Les niveaux de stockage de gaz en Europe sont relativement faibles pour cette période de l’année. Même si l’hiver touche à sa fin, de nouvelles vagues de froid restent possibles.

Le Title Transfer Facility (TTF), contrat de référence du gaz naturel en Europe, a bondi de plus de 50 % en intrajournée le 2 mars 2026, avant de corriger une partie de la hausse. De nouvelles perturbations pourraient entraîner une volatilité renouvelée.


Défense

Les actions du secteur de la défense surperforment dans un contexte d’anticipation de hausses durables des dépenses militaires.

L’indice WisdomTree Europe Defence UCITS progressait de 0,7 % à 11 heures le 2 mars 2026, tandis que le marché actions dans son ensemble reculait (Euro Stoxx 50 : -1,9 %).

Bien que l’engagement militaire soit mené par les États-Unis et Israël, les bénéficiaires pourraient dépasser ces marchés. L’administration Trump a insisté sur l’expansion des capacités de production de défense, plutôt que sur la priorité aux distributions aux actionnaires.

Les entreprises européennes et asiatiques (hors Chine) — notamment celles spécialisées dans les drones, les systèmes d’interception de missiles et les technologies de détection — pourraient voir la demande augmenter.

Un conflit prolongé renforcerait les attentes d’une hausse structurelle des dépenses militaires dans plusieurs régions du monde.


La durée du conflit sera déterminante

La durée du conflit sera un facteur clé pour déterminer l’ampleur et la persistance de son impact sur les marchés.

Les entreprises dites HALO (Heavy-Asset, Low-Obsolescence) — c’est-à-dire des sociétés disposant d’actifs physiques importants et durables comme les services publics, les infrastructures, les producteurs d’énergie et les entreprises de transport — pourraient se montrer relativement résilientes.

Ces sociétés sont moins exposées aux ruptures technologiques rapides et fournissent souvent des éléments essentiels aux systèmes énergétiques et aux chaînes d’approvisionnement de la défense.

Lors de la première journée de trading du conflit, le pétrole a surperformé l’or.

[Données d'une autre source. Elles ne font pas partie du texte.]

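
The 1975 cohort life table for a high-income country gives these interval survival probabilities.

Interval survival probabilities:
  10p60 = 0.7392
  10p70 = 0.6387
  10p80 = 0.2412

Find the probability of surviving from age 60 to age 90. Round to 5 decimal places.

0.11388

Survival from 60 to 90 is the product of surviving each interval: 0.7392 × 0.6387 × 0.2412.
= 0.113877.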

Toutefois, le fait que le Brent ne dépasse pas durablement les 80 dollars le baril suggère que les stocks existants amortissent temporairement le choc.

Si le conflit persiste ou s’étend, les primes de risque devraient continuer d’augmenter, l’or pouvant exprimer plus clairement les tensions géopolitiques dans les semaines à venir.

Nous sommes encore dans les premières phases de ce qui pourrait devenir un conflit prolongé. Sa durée et son extension géographique détermineront finalement l’ampleur et la persistance des mouvements de prix sur les matières premières, les actions et les actifs risqués en général.